Ces magistrats ont rendu compte des plaidoiries dans le délibéré de la Cour, composée de :
Mme Martine ROY-ZENATI, Premier Président de chambre
Mme Anne-Marie GRIVEL, Conseillère
Mme Mireille QUENTIN DE GROMARD, Conseillère
Greffier, lors des débats : Mme Véronique COUVET
ARRÊT :
- CONTRADICTOIRE
- par mise à disposition de l'arrêt au greffe de la Cour, les parties en ayant été préalablement avisées dans les conditions prévues au deuxième alinéa de l'article 450 du code de procédure civile.
- signé par Mme Martine ROY-ZENATI, président et par M. Aymeric PINTIAU, greffier.
Le groupe Avéria, constitué sous l'impulsion de M. [U] [O] dans le domaine d'activité de la transformation du verre plat en Ile-de-France, a engagé avec le groupe Saint-Gobain, en octobre 2013 puis de nouveau en mars 2016, des pourparlers en vue de l'intéresser à une prise de participation dans son capital, qui, après la signature d'une lettre d'intention le 25 mars 2014, se sont finalement soldés par un échec. Se plaignant du débauchage de quatre salariés dont deux responsables de site et d'agissements déloyaux de leur part au sein d'un nouvel établissement ouvert en novembre 2016 par la société Saint-Gobain Glass Solutions Paris Centre Normandie à [Localité 9] à proximité de son propre site de [Localité 7] caractérisant selon eux des actes de parasitisme et de concurrence déloyale entraînant un détournement de clientèle, la Sarl Néaltis, sa filiale la SAS Groupe Avéria, la filiale de celle-ci, la SAS Avéria Distribution, et M. [O] ont sollicité du président du tribunal de grande instance de Créteil, par voie de requête, une mesure d'instruction consistant notamment en la saisie des documents et informations en lien avec le groupe Avéria.

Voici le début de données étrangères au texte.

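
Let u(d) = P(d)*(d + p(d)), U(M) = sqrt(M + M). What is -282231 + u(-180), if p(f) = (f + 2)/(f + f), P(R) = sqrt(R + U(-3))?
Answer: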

Par ordonnance en date du 12 janvier 2017, le juge des requêtes a autorisé la mesure sollicitée en donnant à l'huissier de justice la mission suivante :
'- se rendre sur le site de distribution de la société Saint-Gobain Glass Solutions Paris Centre Normandie situé à [Localité 9] ;
- accéder aux dossiers papier et aux ordinateurs fixes et/ou portables ainsi que tout support informatique (de type unité de stockage), moyen de communication de type smartphone, tablette, agenda, support papier appartenant ou utilisés par M. [H] [X], Mme [Q] [Y] et Mme [E] [I] et, si nécessaire, accéder à leur boîte email (...) et prendre copie sur quelque support que ce soit (papier, informatique, numérique ou autre) des noms, coordonnées des clients, propositions commerciales, bons de commande, factures et éléments de chiffre d'affaires réalisés par le site d'[Localité 9] entre le 1er novembre 2016 et la date d'exécution de la mesure ;
- rechercher sur les supports dont s'agit et prendre copie sur quelque support que ce soit (papier, informatique, numérique ou autre) de tous fichiers contenant les intitulés ou dénommés 'report + numéro' ou 'Averia' ;
- accéder à la boîte email de Mme [E] [I] 'fanny.moiroud@saint-gobain.com' et prendre copie sur quelque support que ce soit (papier, informatique, numérique ou autres) de l'ensemble des courriels et autres documents échangés par Mme [E] [I] entre le 8 décembre 2015 et la date d'exécution de la mesure avec les personnes dont les adresses email sont les suivantes : (suivent les clients de Avéria sollicités à son départ par l'intéressée)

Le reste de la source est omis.